Find the curvature \(K\) of the plane curve at the given value of the parameter. $$ \mathbf{r}(t)=t \mathbf{i}+t^{2} \mathbf{j}, \quad t=1 $$

Short answer

The curvature \( K \) of the given plane curve at \( t=1 \) is \( K = \frac{2}{5 \sqrt{5}} \).

Step-by-step solution

Compute the first derivative of the given vector

The first derivative of \( r(t) \) is \( r'(t) = \frac{dr}{dt} = \frac{d(t)}{dt} \mathbf{i} + \frac{d(t^{2})}{dt} \mathbf{j} = 1 \mathbf{i} + 2t \mathbf{j} \).

Compute the second derivative of the given vector

The second derivative of \( r(t) \) is \( r''(t) = \frac{d^2r}{dt^2} = \frac{d(1)}{dt} \mathbf{i} + \frac{d(2t)}{dt} \mathbf{j} = 0 \mathbf{i} + 2 \mathbf{j} \).
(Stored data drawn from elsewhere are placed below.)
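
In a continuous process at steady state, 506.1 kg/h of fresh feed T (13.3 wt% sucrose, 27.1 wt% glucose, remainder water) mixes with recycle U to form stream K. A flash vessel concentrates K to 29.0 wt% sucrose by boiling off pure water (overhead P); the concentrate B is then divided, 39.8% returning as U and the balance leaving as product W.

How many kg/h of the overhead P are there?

274 kg/h

Overall sucrose balance (none leaves overhead): sucrose in fresh feed = sucrose in product, i.e. 506.1×0.133 = (1−0.398)·B·0.290.
B = 67.311/(0.290×0.602) = 385.56 kg/h.
Recycle U = 0.398×385.56 = 153.45 kg/h.
Combined feed K = 506.1 + 153.45 = 659.55 kg/h.
Overhead P = K − B = 659.55 − 385.56 = 273.99 kg/h.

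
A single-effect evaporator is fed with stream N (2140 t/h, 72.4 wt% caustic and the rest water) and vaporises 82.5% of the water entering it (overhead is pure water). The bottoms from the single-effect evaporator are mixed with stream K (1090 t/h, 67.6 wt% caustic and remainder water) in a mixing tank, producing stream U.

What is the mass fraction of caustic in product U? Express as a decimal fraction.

0.834

Vapour removed = 0.825×0.276×2140 = 487.28 t/h; concentrate = 1652.7 t/h.
caustic reaching the mixer = 1549.4 (from concentrate) + 1090×0.676 = 2286.2 t/h.
Product flow = 1652.7 + 1090 = 2742.7 t/h; caustic fraction = 0.834.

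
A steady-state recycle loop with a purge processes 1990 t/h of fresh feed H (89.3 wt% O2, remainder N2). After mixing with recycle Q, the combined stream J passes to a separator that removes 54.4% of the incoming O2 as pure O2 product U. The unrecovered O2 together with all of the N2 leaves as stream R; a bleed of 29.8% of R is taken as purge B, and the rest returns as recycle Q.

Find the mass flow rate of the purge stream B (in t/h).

568.1 t/h

N2 enters only via H and leaves only via the purge: 1990×0.107 = 0.298×(N2 in R), and the separator passes all N2, so N2 in J = N2 in R = 714.53 t/h.
O2 in J: m_A = 1990×0.893 + (1−0.298)·(1−0.544)·m_A, so m_A = 1777.1/0.6799 = 2613.8 t/h.
R = (1−0.544)×2613.8 + 714.53 = 1906.4 t/h.
Purge B = 0.298×1906.4 = 568.11 t/h.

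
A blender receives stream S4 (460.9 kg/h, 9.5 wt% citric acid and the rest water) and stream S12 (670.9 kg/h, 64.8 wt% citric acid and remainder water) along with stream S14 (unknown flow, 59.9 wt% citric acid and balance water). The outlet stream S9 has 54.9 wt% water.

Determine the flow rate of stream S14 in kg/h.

Let S14 be the unknown flow. Total out = 1131.8 + S14.
water balance: 653.27 + 0.401·S14 = 0.549·(1131.8 + S14)
(0.401 − 0.549)·S14 = 0.549×1131.8 − 653.27 = -31.913
S14 = -31.913 / -0.148 = 215.63 kg/h

215.6 kg/h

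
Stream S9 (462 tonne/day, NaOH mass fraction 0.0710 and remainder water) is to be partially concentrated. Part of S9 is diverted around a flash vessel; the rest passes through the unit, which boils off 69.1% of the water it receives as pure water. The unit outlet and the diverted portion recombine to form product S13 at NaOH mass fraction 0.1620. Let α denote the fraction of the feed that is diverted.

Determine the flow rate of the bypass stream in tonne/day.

All 462×0.071 = 32.802 tonne/day of NaOH reaches S13, so S13 = 32.802/0.162 = 202.48 tonne/day and vapour = 259.52 tonne/day.
The evaporator receives (1−α)·462 of feed at 0.929 water and removes 0.691 of that water:
0.691×0.929×(1−α)×462 = 259.52
(1−α) = 259.52/296.58 = 0.8750;  α = 0.1250.
Bypass flow = 0.1250×462 = 57.727 tonne/day.

57.73 tonne/day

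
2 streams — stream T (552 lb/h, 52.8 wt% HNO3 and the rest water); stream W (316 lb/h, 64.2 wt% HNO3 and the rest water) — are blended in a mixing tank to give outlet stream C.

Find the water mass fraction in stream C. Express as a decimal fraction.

0.4305

Total flow out = 552 + 316 = 868 lb/h.
water in = 552×0.472 + 316×0.358 = 373.67 lb/h.
water mass fraction in C = 373.67/868 = 0.4305.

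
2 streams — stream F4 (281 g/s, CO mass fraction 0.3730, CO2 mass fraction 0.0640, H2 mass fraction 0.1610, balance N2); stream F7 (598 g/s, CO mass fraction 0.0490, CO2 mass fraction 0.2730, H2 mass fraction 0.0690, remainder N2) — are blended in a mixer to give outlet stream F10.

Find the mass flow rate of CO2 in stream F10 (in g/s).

CO2 out = CO2 in = 281×0.064 + 598×0.273 = 181.24 g/s.

181.2 g/s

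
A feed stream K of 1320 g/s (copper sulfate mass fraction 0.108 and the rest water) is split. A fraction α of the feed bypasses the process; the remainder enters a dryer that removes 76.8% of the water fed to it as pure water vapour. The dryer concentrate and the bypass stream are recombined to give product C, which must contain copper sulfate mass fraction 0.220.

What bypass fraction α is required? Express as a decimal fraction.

All 1320×0.108 = 142.56 g/s of copper sulfate reaches C, so C = 142.56/0.220 = 648 g/s and vapour = 672 g/s.
The evaporator receives (1−α)·1320 of feed at 0.892 water and removes 0.768 of that water:
0.768×0.892×(1−α)×1320 = 672
(1−α) = 672/904.27 = 0.7431;  α = 0.2569.

0.257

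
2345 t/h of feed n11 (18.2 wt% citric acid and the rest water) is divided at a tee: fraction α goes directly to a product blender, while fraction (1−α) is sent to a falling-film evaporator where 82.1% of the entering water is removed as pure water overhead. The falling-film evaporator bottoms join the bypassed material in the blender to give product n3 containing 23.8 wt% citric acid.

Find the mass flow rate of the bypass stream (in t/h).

1523 t/h

All 2345×0.182 = 426.79 t/h of citric acid reaches n3, so n3 = 426.79/0.238 = 1793.2 t/h and vapour = 551.76 t/h.
The evaporator receives (1−α)·2345 of feed at 0.818 water and removes 0.821 of that water:
0.821×0.818×(1−α)×2345 = 551.76
(1−α) = 551.76/1574.9 = 0.3504;  α = 0.6496.
Bypass flow = 0.6496×2345 = 1523.4 t/h.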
Compute the cross product of the first and second derivatives

The cross product of \( r'(t) \) and \( r''(t) \) is \( r'(t) \times r''(t) = (1 \mathbf{i} + 2t \mathbf{j}) \times (0 \mathbf{i} + 2 \mathbf{j}) = -2 \mathbf{k} \). The magnitude of the cross product, \( ||r'(t) \times r''(t)|| \), is then \( |-2| = 2 \).

Compute the magnitude of the first derivative

The magnitude of \( r'(t) \) is \( ||r'(t)|| = \sqrt{(1)^{2} + (2t)^{2}} \). Substituting \( t=1 \) gives \( ||r'(1)|| = \sqrt{1+4} = \sqrt{5} \). The cube of this magnitude is \( ||r'(1)||^{3} = (\sqrt{5})^{3} = 5 \sqrt{5} \).

Compute the curvature

Finally, the curvature \( K \) is given by \( K = \frac{||r'(t) \times r''(t)||}{||r'(t)||^3} \). Substituting the calculated values gives \( K = \frac{2}{5 \sqrt{5}} \).